Take letters from a loved one, awards and certificates, or any other personal document that holds value to you, and turn it into a convincing antique.

Note: If you don’t have a scanner and photo-editing software at home, you can do this at a copy center.

  • Scan the documents at a high resolution.
  • Instantly age the scanned images by changing the toning. Use photo-editing software on your computer, or use a free, online graphics editor like to make it even simpler. I like the sepia tints, but you may prefer another option.
  • Print them with your own laser printer, or at a copy center. You can use an inkjet printer, but you’ll have to seal them so they don’t smear.

additional storage ideas

Storage isn’t just limited to magazines for these beauties; think outside of the box and you will find they make handy storage for all sorts of items.

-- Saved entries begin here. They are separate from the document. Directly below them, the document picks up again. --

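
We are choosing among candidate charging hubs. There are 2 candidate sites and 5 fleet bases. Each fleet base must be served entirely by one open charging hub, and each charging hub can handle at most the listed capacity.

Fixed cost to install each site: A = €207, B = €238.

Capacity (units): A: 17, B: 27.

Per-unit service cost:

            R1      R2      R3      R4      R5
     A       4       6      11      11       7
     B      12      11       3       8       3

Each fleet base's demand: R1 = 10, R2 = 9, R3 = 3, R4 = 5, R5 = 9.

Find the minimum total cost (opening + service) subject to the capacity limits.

Minimum total cost: 660

Open {A, B}: R1→A 4·10=40, R2→B 11·9=99, R3→B 3·3=9, R4→B 8·5=40, R5→B 3·9=27.
Loads: A carries 10/17, B carries 26/27. Service 215; fixed 445; total 660.
Next best feasible plan costs 675.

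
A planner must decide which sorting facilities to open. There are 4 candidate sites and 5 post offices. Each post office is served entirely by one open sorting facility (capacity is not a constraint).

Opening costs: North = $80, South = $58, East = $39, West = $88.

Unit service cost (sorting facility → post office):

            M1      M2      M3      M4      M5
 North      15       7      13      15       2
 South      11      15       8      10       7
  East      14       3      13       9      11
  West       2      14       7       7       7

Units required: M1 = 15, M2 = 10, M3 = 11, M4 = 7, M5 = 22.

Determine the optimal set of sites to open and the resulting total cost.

Open North, East and West; minimum total cost 437.

For any fixed open set, each post office goes to its cheapest open site; total = fixed + service.
{North, East, West}: M1→West 2·15=30, M2→East 3·10=30, M3→West 7·11=77, M4→West 7·7=49, M5→North 2·22=44. Service 230; fixed 207; total 437.
{North, West}: M1→West 2·15=30, M2→North 7·10=70, M3→West 7·11=77, M4→West 7·7=49, M5→North 2·22=44. Service 270; fixed 168; total 438.
{East, West}: M1→West 2·15=30, M2→East 3·10=30, M3→West 7·11=77, M4→West 7·7=49, M5→West 7·22=154. Service 340; fixed 127; total 467.
{North, South, East, West}: M1→West 2·15=30, M2→East 3·10=30, M3→West 7·11=77, M4→West 7·7=49, M5→North 2·22=44. Service 230; fixed 265; total 495.
No other subset beats 437.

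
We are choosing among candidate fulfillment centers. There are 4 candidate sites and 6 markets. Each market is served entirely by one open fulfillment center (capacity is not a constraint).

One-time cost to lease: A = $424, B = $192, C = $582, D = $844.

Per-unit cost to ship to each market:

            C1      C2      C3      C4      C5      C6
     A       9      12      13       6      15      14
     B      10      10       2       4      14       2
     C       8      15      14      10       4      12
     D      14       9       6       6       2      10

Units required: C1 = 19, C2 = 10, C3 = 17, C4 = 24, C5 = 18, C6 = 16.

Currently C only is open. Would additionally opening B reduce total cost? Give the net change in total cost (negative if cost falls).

Yes — net change −366 (cost falls by 366).

Current service cost with {C}: 1044.
Adding B: each market re-picks its cheapest; new service cost 486, saving 558.
Extra fixed cost: 192. Net change = 192 − 558 = -366.
(Totals: 1626 → 1260.)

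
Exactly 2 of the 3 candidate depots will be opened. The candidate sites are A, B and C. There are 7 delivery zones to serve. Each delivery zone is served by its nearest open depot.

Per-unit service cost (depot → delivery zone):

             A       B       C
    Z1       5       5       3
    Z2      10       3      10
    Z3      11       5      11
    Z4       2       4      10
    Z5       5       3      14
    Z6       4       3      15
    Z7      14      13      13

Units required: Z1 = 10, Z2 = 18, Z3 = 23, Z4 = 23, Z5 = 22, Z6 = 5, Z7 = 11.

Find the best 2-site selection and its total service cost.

With exactly 2 open, each delivery zone uses its cheapest among the chosen.
{A, B}: Z1→A 5·10=50, Z2→B 3·18=54, Z3→B 5·23=115, Z4→A 2·23=46, Z5→B 3·22=66, Z6→B 3·5=15, Z7→B 13·11=143. Service cost 489.
{B, C}: service cost 515
{A, C}: service cost 782
Among all 3 size-2 choices, {A, B} is lowest.

Choose A and B; total service cost 489.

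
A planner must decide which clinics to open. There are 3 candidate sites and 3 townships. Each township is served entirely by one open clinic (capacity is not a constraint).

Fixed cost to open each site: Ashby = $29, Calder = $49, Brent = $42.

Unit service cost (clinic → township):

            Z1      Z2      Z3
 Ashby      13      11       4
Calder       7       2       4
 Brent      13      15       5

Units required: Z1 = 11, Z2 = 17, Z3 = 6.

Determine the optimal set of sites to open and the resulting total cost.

Open Calder only; minimum total cost 184.

For any fixed open set, each township goes to its cheapest open site; total = fixed + service.
{Calder}: Z1→Calder 7·11=77, Z2→Calder 2·17=34, Z3→Calder 4·6=24. Service 135; fixed 49; total 184.
{Ashby, Calder}: service 135 + fixed 78 = 213
{Calder, Brent}: Z1→Calder 7·11=77, Z2→Calder 2·17=34, Z3→Calder 4·6=24. Service 135; fixed 91; total 226.
{Ashby, Calder, Brent}: service 135 + fixed 120 = 255
No other subset beats 184.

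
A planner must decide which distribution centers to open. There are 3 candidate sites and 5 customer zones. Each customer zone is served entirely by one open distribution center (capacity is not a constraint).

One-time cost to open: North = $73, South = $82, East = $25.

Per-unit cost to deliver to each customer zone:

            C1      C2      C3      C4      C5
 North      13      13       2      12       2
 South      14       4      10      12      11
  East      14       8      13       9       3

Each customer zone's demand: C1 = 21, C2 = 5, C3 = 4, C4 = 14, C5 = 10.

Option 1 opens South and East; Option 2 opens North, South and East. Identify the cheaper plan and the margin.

Option 1: {South, East}: C1→South 14·21=294, C2→South 4·5=20, C3→South 10·4=40, C4→East 9·14=126, C5→East 3·10=30. Service 510; fixed 107; total 617.
Option 2: {North, South, East}: C1→North 13·21=273, C2→South 4·5=20, C3→North 2·4=8, C4→East 9·14=126, C5→North 2·10=20. Service 447; fixed 180; total 627.
Difference: |617 − 627| = 10.

Option 1 is cheaper by 10.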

Some of my favorite uses are:

  • Old book covers that I plan to alter
  • Artist paper pad storage
  • Journals
  • Mat board and chipboard storage
  • Books that you cut apart
  • Folders of paper, or prints you plan to frame
  • Unsightly binders
  • Kits


  1. Cut out your ephemera and consider where you wish to arrange the papers on the plain box.

  2. Spread a generous amount of gel medium over the spine of the holder and also on the back side of the paper. Using a good amount of medium and coating both pieces helps prevent wrinkling and ensures good adhesion. Do not allow this to dry!

  3. Before the medium dries, align paper as desired and press it onto the box, smoothing it from the center outward with your fingertips. Allowing the paper to overlap onto the sides gives the files a cleaner look, and can be easily worked into the design. Repeat this process until the box is covered to your liking.

    Tip: For a clean look over the cut-out circle, simply place the paper over it, as if it were solid. Once it has dried, use an X-acto knife to cut an X-shaped slit through the center of the hole. This will leave you with 4 triangles that can easily be bent over the rim and onto the inside of the holder.  Use gel medium to secure the pieces in place.

  4. Press out any bubbles or wrinkles that may form with your fingers or a burnishing tool. You can also use a tiny pin to release the air. I keep baby wipes handy so I can remove the dried bits of medium from my fingers before they stick to my project.

  5. Use the foam brush to apply a thin, even coat of gel medium over the paper; allow to dry, then give it another coat.

  6. You’ll want to use a spray sealant once it’s completely dry to help avoid any tackiness the gel medium may leave; this is especially important for those of us in humid climates!

  7. Use tags, a label punch, or label maker to label your magazine files.

  8. 8. Stand back and admire you beautiful organization.

for the mulberry paper covers

The steps are practically the same, except you tear the pieces of the mulberry paper instead of cutting it. The torn edges, when wet with the gel medium, form a cohesive surface that helps eliminate the hassle of seams, creases, and wrinkles that may otherwise form throughout the project.

You could also use pretty papers, sewing patterns, or dive into your paper scrap bin and turn these into paper quilts! Fabric, mesh, and old maps also make interesting covers.